Make way for Steven Spielberg back on science fiction turf. Evidently no other international movie wants to open against the latest blockbuster from the Close Encounters of the Third Kind, War of the Worlds, and E.T. filmmaker.

Before we learn more, we need to mention the more niche offerings at South African cinemas as of this Friday. Look out for Bollywood partitian era romance Main Vaapas Aaunga; the BTS World Tour ‘Arirang’ In Busan: Live Viewing (on Saturday, 13 June only!); a recording of opera El Último Sueño De Frida Y Diego; and the Throwback return of The Hobbit: An Unexpected Journey.


“If you found out we weren’t alone, if someone showed you, proved it to you, would that frighten you? This summer, the truth belongs to eight billion people.
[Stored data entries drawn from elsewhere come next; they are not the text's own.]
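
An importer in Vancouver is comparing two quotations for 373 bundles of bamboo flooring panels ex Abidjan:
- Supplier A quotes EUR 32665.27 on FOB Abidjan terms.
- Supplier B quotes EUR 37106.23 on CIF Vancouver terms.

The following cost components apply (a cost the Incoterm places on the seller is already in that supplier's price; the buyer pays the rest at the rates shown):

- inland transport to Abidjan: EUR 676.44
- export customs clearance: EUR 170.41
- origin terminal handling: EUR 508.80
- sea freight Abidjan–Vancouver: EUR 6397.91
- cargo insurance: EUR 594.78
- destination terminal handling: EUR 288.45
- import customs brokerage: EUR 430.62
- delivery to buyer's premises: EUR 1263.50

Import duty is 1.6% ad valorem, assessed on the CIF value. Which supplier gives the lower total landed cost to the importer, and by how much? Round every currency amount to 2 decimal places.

Supplier A (FOB):
CIF value = FOB price + freight + insurance = 32665.27 + 6397.91 + 594.78 = 39657.96
Import duty = 39657.96 × 1.6% = 634.53
Buyer bears (A): 6397.91 + 594.78 + 288.45 + 430.62 + 1263.50 = 8975.26
Landed cost (A) = invoice 32665.27 + 8975.26 + duty 634.53 = 42275.06
Supplier B (CIF):
The CIF price already equals the CIF value: 37106.23
Import duty = 37106.23 × 1.6% = 593.70
Buyer bears (B): 288.45 + 430.62 + 1263.50 = 1982.57
Landed cost (B) = invoice 37106.23 + 1982.57 + duty 593.70 = 39682.50
Difference = |42275.06 − 39682.50| = 2592.56

Supplier B is cheaper by EUR 2592.56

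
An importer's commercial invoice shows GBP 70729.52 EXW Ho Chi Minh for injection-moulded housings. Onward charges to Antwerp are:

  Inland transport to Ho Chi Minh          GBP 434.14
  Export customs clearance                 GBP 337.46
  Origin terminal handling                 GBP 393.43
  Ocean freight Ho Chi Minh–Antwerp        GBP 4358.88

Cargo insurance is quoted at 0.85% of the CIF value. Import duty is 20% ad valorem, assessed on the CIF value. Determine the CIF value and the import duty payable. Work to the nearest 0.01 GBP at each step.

Let C be the CIF value. C = EXW price + pre-shipment costs + freight + 0.85% × C
C − 0.85% × C = 70729.52 + 434.14 + 337.46 + 393.43 + 4358.88
0.9915 × C = 76253.43
C = 76253.43 / 0.9915 = 76907.14
Insurance premium = 0.85% × 76907.14 = 653.71
Import duty = 76907.14 × 20% = 15381.43

CIF value: GBP 76907.14; import duty: GBP 15381.43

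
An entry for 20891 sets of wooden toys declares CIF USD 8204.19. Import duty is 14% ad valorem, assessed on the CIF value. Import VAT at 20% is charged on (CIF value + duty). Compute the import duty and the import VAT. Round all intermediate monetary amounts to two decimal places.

Import duty: USD 1148.59; import VAT: USD 1870.56

Import duty = 8204.19 × 14% = 1148.59
VAT base = CIF + duty = 8204.19 + 1148.59 = 9352.78
Import VAT = 9352.78 × 20% = 1870.56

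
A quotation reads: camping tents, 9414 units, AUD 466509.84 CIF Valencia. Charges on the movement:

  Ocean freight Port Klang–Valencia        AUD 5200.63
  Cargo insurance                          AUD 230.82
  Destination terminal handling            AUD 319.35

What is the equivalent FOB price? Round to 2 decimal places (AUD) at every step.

Not relevant to the conversion: destination terminal — on the buyer under both terms; not part of either seller's price.
From CIF to FOB, the seller no longer bears: freight, insurance.
FOB price = 466509.84 − 5200.63 − 230.82 = 461078.39

FOB price: AUD 461078.39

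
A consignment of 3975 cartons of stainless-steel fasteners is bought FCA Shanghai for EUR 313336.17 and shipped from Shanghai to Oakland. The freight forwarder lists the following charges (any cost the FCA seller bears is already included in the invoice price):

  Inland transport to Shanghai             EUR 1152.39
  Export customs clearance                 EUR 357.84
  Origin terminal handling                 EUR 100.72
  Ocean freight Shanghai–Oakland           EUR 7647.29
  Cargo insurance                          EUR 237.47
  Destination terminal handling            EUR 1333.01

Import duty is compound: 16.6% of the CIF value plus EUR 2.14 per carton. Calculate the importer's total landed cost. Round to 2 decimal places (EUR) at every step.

Total landed cost: EUR 384500.55

FCA: the seller delivers export-cleared goods to the carrier; the buyer bears costs from that point.
Already in the invoice (seller's account under FCA): inland to port, export clearance — exclude.
CIF value = FCA price + origin terminal + freight + insurance = 313336.17 + 100.72 + 7647.29 + 237.47 = 321321.65
Ad valorem component: 321321.65 × 16.6% = 53339.39
Specific component: 3975 × 2.14 = 8506.50
Import duty = 53339.39 + 8506.50 = 61845.89
Buyer bears: origin terminal 100.72 + freight 7647.29 + insurance 237.47 + destination terminal 1333.01 + duty 61845.89 = 71164.38
Landed cost = invoice 313336.17 + 71164.38 = 384500.55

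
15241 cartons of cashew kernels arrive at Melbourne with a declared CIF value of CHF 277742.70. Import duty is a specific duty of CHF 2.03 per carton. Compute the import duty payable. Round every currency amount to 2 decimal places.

Import duty = 15241 × 2.03 = 30939.23

Import duty: CHF 30939.23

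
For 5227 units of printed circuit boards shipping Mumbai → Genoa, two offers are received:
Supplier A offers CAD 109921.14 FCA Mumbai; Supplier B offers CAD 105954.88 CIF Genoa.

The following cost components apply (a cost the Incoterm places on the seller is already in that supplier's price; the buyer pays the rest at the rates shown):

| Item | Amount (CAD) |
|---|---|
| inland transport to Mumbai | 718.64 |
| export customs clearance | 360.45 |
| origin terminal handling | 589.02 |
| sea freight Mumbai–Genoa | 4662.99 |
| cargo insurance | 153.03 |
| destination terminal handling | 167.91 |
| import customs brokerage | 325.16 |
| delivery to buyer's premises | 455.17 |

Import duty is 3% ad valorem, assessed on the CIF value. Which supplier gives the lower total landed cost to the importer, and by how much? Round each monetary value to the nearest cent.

Supplier A (FCA):
CIF value = FCA price + origin terminal + freight + insurance = 109921.14 + 589.02 + 4662.99 + 153.03 = 115326.18
Import duty = 115326.18 × 3% = 3459.79
Buyer bears (A): 589.02 + 4662.99 + 153.03 + 167.91 + 325.16 + 455.17 = 6353.28
Landed cost (A) = invoice 109921.14 + 6353.28 + duty 3459.79 = 119734.21
Supplier B (CIF):
The CIF price already equals the CIF value: 105954.88
Import duty = 105954.88 × 3% = 3178.65
Buyer bears (B): 167.91 + 325.16 + 455.17 = 948.24
Landed cost (B) = invoice 105954.88 + 948.24 + duty 3178.65 = 110081.77
Difference = |119734.21 − 110081.77| = 9652.44

Supplier B is cheaper by CAD 9652.44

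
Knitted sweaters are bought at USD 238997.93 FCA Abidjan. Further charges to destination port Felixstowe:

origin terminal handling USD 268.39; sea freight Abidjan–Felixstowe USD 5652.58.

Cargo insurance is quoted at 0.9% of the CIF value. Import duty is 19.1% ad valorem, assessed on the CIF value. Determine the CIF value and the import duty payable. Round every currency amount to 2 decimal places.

Let C be the CIF value. C = FCA price + pre-shipment costs + freight + 0.9% × C
C − 0.9% × C = 238997.93 + 268.39 + 5652.58
0.991 × C = 244918.90
C = 244918.90 / 0.991 = 247143.19
Insurance premium = 0.9% × 247143.19 = 2224.29
Import duty = 247143.19 × 19.1% = 47204.35

CIF value: USD 247143.19; import duty: USD 47204.35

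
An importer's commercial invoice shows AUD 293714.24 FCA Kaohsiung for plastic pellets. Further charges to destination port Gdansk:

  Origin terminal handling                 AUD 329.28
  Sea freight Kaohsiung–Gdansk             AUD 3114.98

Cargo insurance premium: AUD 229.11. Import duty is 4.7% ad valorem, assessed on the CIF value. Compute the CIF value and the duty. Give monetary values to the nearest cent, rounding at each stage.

CIF = FCA price + pre-shipment costs + freight + insurance
CIF = 293714.24 + 329.28 + 3114.98 + 229.11 = 297387.61
Import duty = 297387.61 × 4.7% = 13977.22

CIF value: AUD 297387.61; import duty: AUD 13977.22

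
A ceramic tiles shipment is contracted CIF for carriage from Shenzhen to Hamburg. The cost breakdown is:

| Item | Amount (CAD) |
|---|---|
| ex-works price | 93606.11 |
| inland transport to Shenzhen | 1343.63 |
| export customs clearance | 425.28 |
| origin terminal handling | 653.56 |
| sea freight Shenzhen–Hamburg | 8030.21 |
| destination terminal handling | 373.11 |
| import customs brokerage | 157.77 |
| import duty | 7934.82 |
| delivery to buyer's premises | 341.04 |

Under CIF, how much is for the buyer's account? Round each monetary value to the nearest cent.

CIF: the seller pays costs through ocean freight and marine insurance to the destination port.
Seller's account: goods 93606.11 + inland to port 1343.63 + export clearance 425.28 + origin terminal 653.56 + freight 8030.21 = 104058.79
Buyer's account: destination terminal 373.11 + brokerage 157.77 + duty 7934.82 + delivery 341.04 = 8806.74

Buyer's account: CAD 8806.74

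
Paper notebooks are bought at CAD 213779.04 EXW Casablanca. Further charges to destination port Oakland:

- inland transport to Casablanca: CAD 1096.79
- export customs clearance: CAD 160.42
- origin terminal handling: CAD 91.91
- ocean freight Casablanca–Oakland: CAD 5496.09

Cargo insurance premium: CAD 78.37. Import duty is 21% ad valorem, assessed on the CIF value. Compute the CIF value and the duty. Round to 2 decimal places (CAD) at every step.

CIF = EXW price + pre-shipment costs + freight + insurance
CIF = 213779.04 + 1096.79 + 160.42 + 91.91 + 5496.09 + 78.37 = 220702.62
Import duty = 220702.62 × 21% = 46347.55

CIF value: CAD 220702.62; import duty: CAD 46347.55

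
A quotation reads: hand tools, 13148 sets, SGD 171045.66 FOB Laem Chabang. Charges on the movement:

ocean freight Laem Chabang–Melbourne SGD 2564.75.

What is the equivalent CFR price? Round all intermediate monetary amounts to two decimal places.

CFR price: SGD 173610.41

From FOB to CFR, the seller additionally bears: freight.
CFR price = 171045.66 + 2564.75 = 173610.41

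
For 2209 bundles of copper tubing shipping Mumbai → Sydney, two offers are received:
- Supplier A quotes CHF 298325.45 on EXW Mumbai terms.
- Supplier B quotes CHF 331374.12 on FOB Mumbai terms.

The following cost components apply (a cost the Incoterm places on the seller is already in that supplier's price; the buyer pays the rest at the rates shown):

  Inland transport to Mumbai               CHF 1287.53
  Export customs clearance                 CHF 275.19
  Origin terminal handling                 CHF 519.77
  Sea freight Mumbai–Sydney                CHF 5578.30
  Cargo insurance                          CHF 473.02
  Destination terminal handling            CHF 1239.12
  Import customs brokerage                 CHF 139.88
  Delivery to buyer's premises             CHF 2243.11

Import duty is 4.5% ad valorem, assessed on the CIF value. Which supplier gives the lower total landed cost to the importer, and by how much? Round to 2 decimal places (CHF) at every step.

Supplier A is cheaper by CHF 32359.65

Supplier A (EXW):
CIF value = EXW price + inland to port + export clearance + origin terminal + freight + insurance = 298325.45 + 1287.53 + 275.19 + 519.77 + 5578.30 + 473.02 = 306459.26
Import duty = 306459.26 × 4.5% = 13790.67
Buyer bears (A): 1287.53 + 275.19 + 519.77 + 5578.30 + 473.02 + 1239.12 + 139.88 + 2243.11 = 11755.92
Landed cost (A) = invoice 298325.45 + 11755.92 + duty 13790.67 = 323872.04
Supplier B (FOB):
CIF value = FOB price + freight + insurance = 331374.12 + 5578.30 + 473.02 = 337425.44
Import duty = 337425.44 × 4.5% = 15184.14
Buyer bears (B): 5578.30 + 473.02 + 1239.12 + 139.88 + 2243.11 = 9673.43
Landed cost (B) = invoice 331374.12 + 9673.43 + duty 15184.14 = 356231.69
Difference = |323872.04 − 356231.69| = 32359.65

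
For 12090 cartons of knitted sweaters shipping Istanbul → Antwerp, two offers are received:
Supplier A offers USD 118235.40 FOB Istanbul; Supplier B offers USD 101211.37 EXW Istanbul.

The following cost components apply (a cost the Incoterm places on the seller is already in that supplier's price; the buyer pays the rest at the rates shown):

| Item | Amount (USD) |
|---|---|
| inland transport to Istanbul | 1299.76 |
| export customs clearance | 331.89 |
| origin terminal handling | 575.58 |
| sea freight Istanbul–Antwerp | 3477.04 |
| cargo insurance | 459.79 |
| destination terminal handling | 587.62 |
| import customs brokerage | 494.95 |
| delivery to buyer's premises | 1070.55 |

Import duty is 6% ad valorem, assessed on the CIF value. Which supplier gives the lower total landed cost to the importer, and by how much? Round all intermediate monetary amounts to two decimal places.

Supplier A (FOB):
CIF value = FOB price + freight + insurance = 118235.40 + 3477.04 + 459.79 = 122172.23
Import duty = 122172.23 × 6% = 7330.33
Buyer bears (A): 3477.04 + 459.79 + 587.62 + 494.95 + 1070.55 = 6089.95
Landed cost (A) = invoice 118235.40 + 6089.95 + duty 7330.33 = 131655.68
Supplier B (EXW):
CIF value = EXW price + inland to port + export clearance + origin terminal + freight + insurance = 101211.37 + 1299.76 + 331.89 + 575.58 + 3477.04 + 459.79 = 107355.43
Import duty = 107355.43 × 6% = 6441.33
Buyer bears (B): 1299.76 + 331.89 + 575.58 + 3477.04 + 459.79 + 587.62 + 494.95 + 1070.55 = 8297.18
Landed cost (B) = invoice 101211.37 + 8297.18 + duty 6441.33 = 115949.88
Difference = |131655.68 − 115949.88| = 15705.80

Supplier B is cheaper by USD 15705.80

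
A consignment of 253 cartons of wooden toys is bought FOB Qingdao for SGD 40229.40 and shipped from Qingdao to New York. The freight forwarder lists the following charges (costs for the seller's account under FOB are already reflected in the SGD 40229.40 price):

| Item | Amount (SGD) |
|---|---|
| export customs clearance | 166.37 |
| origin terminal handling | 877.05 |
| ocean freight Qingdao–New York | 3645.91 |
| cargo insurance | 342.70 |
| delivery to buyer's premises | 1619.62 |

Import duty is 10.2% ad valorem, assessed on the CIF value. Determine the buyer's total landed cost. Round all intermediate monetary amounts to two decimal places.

FOB: the seller bears costs until goods are on board at the origin port; the buyer bears freight, insurance and all costs thereafter.
Already in the invoice (seller's account under FOB): export clearance, origin terminal — exclude.
CIF value = FOB price + freight + insurance = 40229.40 + 3645.91 + 342.70 = 44218.01
Import duty = 44218.01 × 10.2% = 4510.24
Buyer bears: freight 3645.91 + insurance 342.70 + delivery 1619.62 + duty 4510.24 = 10118.47
Landed cost = invoice 40229.40 + 10118.47 = 50347.87

Total landed cost: SGD 50347.87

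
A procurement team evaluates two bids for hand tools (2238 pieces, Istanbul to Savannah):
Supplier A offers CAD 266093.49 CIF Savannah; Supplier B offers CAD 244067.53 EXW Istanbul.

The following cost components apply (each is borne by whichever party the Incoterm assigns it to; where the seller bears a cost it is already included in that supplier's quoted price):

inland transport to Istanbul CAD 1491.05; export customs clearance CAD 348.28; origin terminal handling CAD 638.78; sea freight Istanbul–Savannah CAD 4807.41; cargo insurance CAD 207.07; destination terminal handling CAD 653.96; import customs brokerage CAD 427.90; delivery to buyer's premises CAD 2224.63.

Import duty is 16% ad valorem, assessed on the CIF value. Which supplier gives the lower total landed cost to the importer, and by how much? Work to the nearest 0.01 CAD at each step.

Supplier B is cheaper by CAD 16858.71

Supplier A (CIF):
The CIF price already equals the CIF value: 266093.49
Import duty = 266093.49 × 16% = 42574.96
Buyer bears (A): 653.96 + 427.90 + 2224.63 = 3306.49
Landed cost (A) = invoice 266093.49 + 3306.49 + duty 42574.96 = 311974.94
Supplier B (EXW):
CIF value = EXW price + inland to port + export clearance + origin terminal + freight + insurance = 244067.53 + 1491.05 + 348.28 + 638.78 + 4807.41 + 207.07 = 251560.12
Import duty = 251560.12 × 16% = 40249.62
Buyer bears (B): 1491.05 + 348.28 + 638.78 + 4807.41 + 207.07 + 653.96 + 427.90 + 2224.63 = 10799.08
Landed cost (B) = invoice 244067.53 + 10799.08 + duty 40249.62 = 295116.23
Difference = |311974.94 − 295116.23| = 16858.71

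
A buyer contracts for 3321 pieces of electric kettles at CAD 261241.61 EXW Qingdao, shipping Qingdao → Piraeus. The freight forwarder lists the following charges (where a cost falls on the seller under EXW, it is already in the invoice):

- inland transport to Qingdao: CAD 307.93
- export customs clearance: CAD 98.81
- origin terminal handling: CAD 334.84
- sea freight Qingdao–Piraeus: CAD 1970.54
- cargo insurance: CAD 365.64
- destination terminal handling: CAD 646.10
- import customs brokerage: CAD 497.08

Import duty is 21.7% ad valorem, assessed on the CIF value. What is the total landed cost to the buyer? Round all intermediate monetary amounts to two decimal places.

Total landed cost: CAD 322819.85

EXW: the seller makes goods available at their premises; the buyer bears all onward costs.
CIF value = EXW price + inland to port + export clearance + origin terminal + freight + insurance = 261241.61 + 307.93 + 98.81 + 334.84 + 1970.54 + 365.64 = 264319.37
Import duty = 264319.37 × 21.7% = 57357.30
Buyer bears: inland to port 307.93 + export clearance 98.81 + origin terminal 334.84 + freight 1970.54 + insurance 365.64 + destination terminal 646.10 + brokerage 497.08 + duty 57357.30 = 61578.24
Landed cost = invoice 261241.61 + 61578.24 = 322819.85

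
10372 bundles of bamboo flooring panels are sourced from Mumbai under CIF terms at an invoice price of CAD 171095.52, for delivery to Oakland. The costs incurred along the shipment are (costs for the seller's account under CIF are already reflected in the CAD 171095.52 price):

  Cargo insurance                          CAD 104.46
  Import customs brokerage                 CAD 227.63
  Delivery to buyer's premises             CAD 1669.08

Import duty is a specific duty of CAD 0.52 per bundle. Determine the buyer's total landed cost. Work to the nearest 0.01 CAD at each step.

Total landed cost: CAD 178385.67

CIF: the seller pays costs through ocean freight and marine insurance to the destination port.
Already in the invoice (seller's account under CIF): insurance — exclude.
The CIF price already equals the CIF value: 171095.52
Import duty = 10372 × 0.52 = 5393.44
Buyer bears: brokerage 227.63 + delivery 1669.08 + duty 5393.44 = 7290.15
Landed cost = invoice 171095.52 + 7290.15 = 178385.67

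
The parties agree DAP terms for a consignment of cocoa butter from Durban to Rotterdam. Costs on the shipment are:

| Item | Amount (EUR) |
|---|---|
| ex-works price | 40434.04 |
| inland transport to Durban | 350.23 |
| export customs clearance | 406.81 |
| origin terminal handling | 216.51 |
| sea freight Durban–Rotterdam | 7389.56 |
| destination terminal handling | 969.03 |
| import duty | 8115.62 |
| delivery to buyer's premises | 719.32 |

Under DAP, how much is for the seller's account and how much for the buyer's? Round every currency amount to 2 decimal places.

DAP: the seller bears all costs to the named destination except import duty and clearance.
Seller's account: goods 40434.04 + inland to port 350.23 + export clearance 406.81 + origin terminal 216.51 + freight 7389.56 + destination terminal 969.03 + delivery 719.32 = 50485.50
Buyer's account: duty 8115.62 = 8115.62

Seller: EUR 50485.50; buyer: EUR 8115.62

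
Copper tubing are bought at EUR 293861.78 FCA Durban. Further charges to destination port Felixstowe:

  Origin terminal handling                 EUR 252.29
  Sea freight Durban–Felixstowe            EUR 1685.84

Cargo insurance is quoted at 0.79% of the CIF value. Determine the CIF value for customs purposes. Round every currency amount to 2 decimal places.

Let C be the CIF value. C = FCA price + pre-shipment costs + freight + 0.79% × C
C − 0.79% × C = 293861.78 + 252.29 + 1685.84
0.9921 × C = 295799.91
C = 295799.91 / 0.9921 = 298155.34
Insurance premium = 0.79% × 298155.34 = 2355.43

CIF value: EUR 298155.34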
We are coming close to … Disclosure Day.” Props to the Disclosure Day marketing team for keeping the plot of Spielberg’s new sci-fi actioner under wraps. Even the trailer below refuses to spell things out. What we do know, and can say, is that Emily Blunt’s TV meteorologist finds herself on the run with Josh O’Connor’s cybersecurity expert and whistleblower. It falls on them to disclose the truth about extra-terrestrial presence on earth, which Colin Firth’s character refuses to let happen.


No doubt timed to coincide with the Youth Day public holiday next week is South African drama Studying Under the Barrel of a Gun – produced and directed by Tebogo Malope (Outlaws, Queen Sono, and Rise: The Siya Kolisi Story). Set in the late 1980s at the University of the North (Turfloop) in Limpopo, the film follows the resistance efforts of students operating under brutal Apartheid era military occupation. Faced with political suppression, raids, arrest and solitary confinement, a united student movement goes underground, and deploys strategy, faith networks, mass mobilization, and psychological warfare, rather than armed confrontation, to achieve change.